In regard to the requirement under AB 2295 that the district must retain the property, Brown said, "If a majority of the city council decides to finalize zoning of the district's land from 'public and institution' to 'residential' with medium density, the value of the site will rise significantly and therefore provide a financial windfall to the school district."
In a Jan. 9 letter to the city, Haglund spelled out the repercussions of this vote.
"The City Council's decision has serious consequences not only for these District owned properties, but more importantly the City Council's stated desire to (a) retain local control over planning decisions, (b) protect community members from incompatible high-density projects being located immediately adjacent to their neighborhoods and, (c) create affordable housing opportunities for school district, city and other municipal workers."
"I am concerned about the potential impacts of all state laws that have stripped away local control," said Nibert. "In this case, I believe neither the city nor the school district wants to go down that path because it would ultimately have undesirable results for all parties. I'm confident that the city and PUSD will continue working together in partnership to achieve the best outcome for our community."
"I am in favor of 100 percent teacher housing on the PUSD district office site," Arkin said. "I'd be interested in a partnership with the school district, city and non-profits in order to develop affordable teaching housing."
On behalf of the city, Clark provided a statement in support of continued collaboration "with the perspective that a project developed cooperatively, and at a moderate density agreed on by the city and the district, is most likely to deliver a quality housing development that has the potential to meet the goals of neighborhood compatibility and a meaningful amount of housing affordable to our local workforce, alongside market-rate units."

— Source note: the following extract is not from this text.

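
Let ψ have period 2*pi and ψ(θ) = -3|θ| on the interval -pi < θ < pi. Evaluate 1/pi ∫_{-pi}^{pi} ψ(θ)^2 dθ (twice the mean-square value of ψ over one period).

6*pi**2

1/pi ∫_{-pi}^{pi} ψ(θ)^2 dθ = 1/pi · (6*pi**3) = 6*pi**2.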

"It is important to note, we are just evaluating zoning at this time," Brown said, "but any final project will be reviewed later and will affect our downtown for generations."
True, but so will the quality of the school district and its facilities, as well as the look of the property at the corner of Bernal and First -- the gateway to Downtown.

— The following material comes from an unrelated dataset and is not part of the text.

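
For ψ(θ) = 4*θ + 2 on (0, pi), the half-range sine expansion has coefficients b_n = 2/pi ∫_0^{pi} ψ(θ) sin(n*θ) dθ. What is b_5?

8*(1 + pi)/(5*pi)

b_5 = 2/pi ∫_0^{pi} (4*θ + 2) sin(5*θ) dθ.
Integrating by parts (boundary term plus one more integral), an antiderivative of (4*θ + 2) sin(5*θ) is -4*θ*cos(5*θ)/5 + 4*sin(5*θ)/25 - 2*cos(5*θ)/5; evaluating from 0 to pi: ∫_{0}^{pi} (4*θ + 2) sin(5*θ) dθ = (2/5 + 4*pi/5) - (-2/5) = 4/5 + 4*pi/5.
Hence b_5 = (2/pi)·(4/5 + 4*pi/5) = 8*(1 + pi)/(5*pi).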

While Haglund wants to be a good neighbor, his decisions have to be based on what's best for the district, its employees and students. He is not pushing this for his personal gain.
"In our collaboration with the city, we're trying to keep all the options on the table," Haglund said. "If we go the AB 2295 route, all those options go off the table. We don't have the desire to do that because it's not in the best interest of the community. But don't lock us into numbers that won't allow workforce housing."
The site, zoning and proposed density need to be finalized by Jan. 31, but the density can be altered. However, the way density is altered is based on what is submitted in the Housing Element.
In other words, collaboration must continue, conversations must be had and compromises must made soon.
Not building on the property is not an option. The district not being able to profit from land bought with taxpayer money is also not an option.
In my opinion, the district's request for an increase in the upper limits of the density should be granted, and the plan crafted by the city and school district -- which addresses concerns from neighbors -- should move forward. It is the best solution for the district, the city and the neighbors.
Speaking of what's best for the city, if the district scraps the plan created with the city, picture 400-plus units without input from the city or neighbors at the corner of Bernal and First -- the gateway to Downtown.
Speaking of the neighbors, they might want to put their support behind this plan; if it's scrapped they could end up with far worse than 200 units in a very carefully, respectfully designed community.
If the PUSD staff is forced to use the "nuclear option" to achieve their stated goals -- which is their right and duty as responsible stewards -- the blame should not fall on the district.